Heather accepted this, though she put a rather different construction on it than Claire. ‘It happened at the wrong time for you,’ she said. It had been apparent at school that Claire did not find the growing up process easy; and on her father’s death she had been robbed of the time needed to work through her adolescence. She seemed to have moved into the adult world while remaining in many ways a child.

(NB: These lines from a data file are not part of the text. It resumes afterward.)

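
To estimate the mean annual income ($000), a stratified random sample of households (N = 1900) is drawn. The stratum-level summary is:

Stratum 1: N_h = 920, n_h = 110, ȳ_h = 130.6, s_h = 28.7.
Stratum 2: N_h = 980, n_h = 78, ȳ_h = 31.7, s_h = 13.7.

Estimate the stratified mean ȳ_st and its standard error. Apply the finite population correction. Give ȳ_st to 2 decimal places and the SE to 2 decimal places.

ȳ_st ≈ 79.59, SE ≈ 1.46

ȳ_st = Σ W_h ȳ_h = (920·130.6 + 980·31.7)/1900 = 79.58842
V̂(ȳ_st) = Σ W_h² (1 − n_h/N_h) s_h²/n_h, with W_h = N_h/N and N = 1900:
  stratum 1: (920/1900)²·(1 − 110/920)·28.7²/110 = 1.54574
  stratum 2: (980/1900)²·(1 − 78/980)·13.7²/78 = 0.589212
V̂(ȳ_st) = 2.13495
SE(ȳ_st) = √2.13495 = 1.46115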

‘And after your father died, there was Uncle Harry of blessed memory, wasn’t there?’ Heather recalled. ‘We fell out over him. I still think he was a bad influence on you, quite apart from his being a bit lecherous. You were always saying he taught you to try to live more like him, and see what you could do without. Maybe you discarded too much? I know I’m a fine one to talk, being a natural heathen, but your religion used to mean a lot to you, and if it helped you . . .’
‘He’s the God of the Gaps, I’ve learnt that now. And what gaps science hasn’t filled, Marx has.’
‘All right, so God’s gone away. But what about those games you and Alice used to play? Will you make up stories like that for your children?’
‘It was wrong, all that imagining. Uncle Harry taught me that. I’m not going to have my children growing up in a dream world. And you know what Freud says about fairy stories!’
‘Lordy, lordy. There must be something between the Epistle to the Ephesians and Das Kapital you can give them for a bedtime story!’